Eu estava apavorada, destruída. Todos eles haviam me machucado tanto, e eu carregava no meu corpo um peso enorme. O "não" que não era escutado pesava, cansava, doía. O "sim" que não era acolhido trazia um sentimento de impotência, de rejeição. Tudo isso estava impregnado ao meu corpo feito sujeira, como se dentro de mim, colado as paredes do meu útero houvesse poeira misturada à gordura, como se tivesse um lamaçal, como se meu corpo tivesse se tornado um pântano. E em meio a tudo isso ele me agarrou envolvendo meu corpo inteiro, aquecendo todas as partes e repetindo: Eu estou aqui, eu estou aqui, eu estou aqui, eu te protejo, calma.

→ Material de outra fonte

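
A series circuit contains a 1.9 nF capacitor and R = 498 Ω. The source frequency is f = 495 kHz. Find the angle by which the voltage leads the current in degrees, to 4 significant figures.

ω = 2πf = 3.11e+06 rad/s
X_C = 1/(ωC) = 169.2 Ω
Z = 498.0 − j169.2 Ω
|Z| = √(498.0² + 169.2²) = 526.0 Ω
∠Z = arctan(-169.2/498.0) = -18.77°

-18.77°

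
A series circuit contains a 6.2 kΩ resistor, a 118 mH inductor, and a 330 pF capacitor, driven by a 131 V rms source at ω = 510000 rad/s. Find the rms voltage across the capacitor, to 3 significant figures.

14.3 V

X_L = ωL = 60200 Ω
X_C = 1/(ωC) = 5940 Ω
Net reactance X = X_L − X_C = 54200 Ω
Z = 6200 + j54200 Ω
|Z| = √(6200² + 54200²) = 54600 Ω
I = V/|Z| = 2.40 mA
V_C = I·|Z_C| = 0.00240 × 5940 = 14.3 V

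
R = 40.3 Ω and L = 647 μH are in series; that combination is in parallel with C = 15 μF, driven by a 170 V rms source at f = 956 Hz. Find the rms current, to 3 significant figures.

15.5 A

ω = 2πf = 6007 rad/s
X_L = ωL = 3.89 Ω
X_C = 1/(ωC) = 11.1 Ω
Branch 1 (R+jX_L): Z₁ = 40.3 + j3.89 Ω, |Z₁| = 40.5 Ω
Branch 2 (−jX_C): Z₂ = −j11.1 Ω
Parallel: Z = Z₁Z₂/(Z₁+Z₂), |Z| = 11.0 Ω, ∠Z = -74.3°
I = V/|Z| = 170/11.0 = 15.5 A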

Respirando pelo meu corpo, soprando ar quente nas partes frias e dizendo, eu vou cuidar de você. A água do chuveiro caía da cabeça até os pés trazendo uma calma que a tempos não era sentida naquele e por aquele corpo. A bucha junto da espuma encontrava cada parte de mim com respeito, com um amor descomunal. Ele não queria que eu fosse dele, ele desejava que eu fosse minha. Ele me tocava de um jeito que eu não lembrava ser possível, nem sei se eu sabia que era possível. Ele não me tocava me querendo ou me desejando, tampouco me rejeitava, ele queria meu bem, de verdade. E o cheiro foi de acre pra um cheiro doce, que eu chamei de amor.

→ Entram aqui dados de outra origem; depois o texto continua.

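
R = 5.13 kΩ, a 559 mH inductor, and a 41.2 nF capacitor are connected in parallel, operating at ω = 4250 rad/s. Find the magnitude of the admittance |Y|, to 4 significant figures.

X_L = ωL = 2376 Ω
X_C = 1/(ωC) = 5711 Ω
Parallel: admittances add. Y = 1/R + 1/(jωL) + jωC
Y = (0.0001949 − j0.0002458) S
|Y| = 0.0003137 S → |Z| = 1/|Y| = 3187 Ω, ∠Z = −∠Y = 51.59°

313.7 μS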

Mesmo assim na minha cabeça eu só pensava que tinha tanta sujeira, tanta sujeira, tanta... Mas ele dizia com a voz calma: Eu cuido de você, calma, eu lavo seu cabelo. E com toda delicadeza ele envolvia meus cabelos entre seus dedos, e com toda delicadeza ele esfregava meu couro cabeludo. E eu tinha que exercer tanto esforço pra receber, era tão duro parar tudo e ter que receber um pouco de atenção. Era como se fosse uma força contrária que eu tinha que frear, a força de estar no comando sempre, de cuidar de tudo. A força de cuidar de mim sempre, e agora eu tinha que fazer força para estar na posição passiva.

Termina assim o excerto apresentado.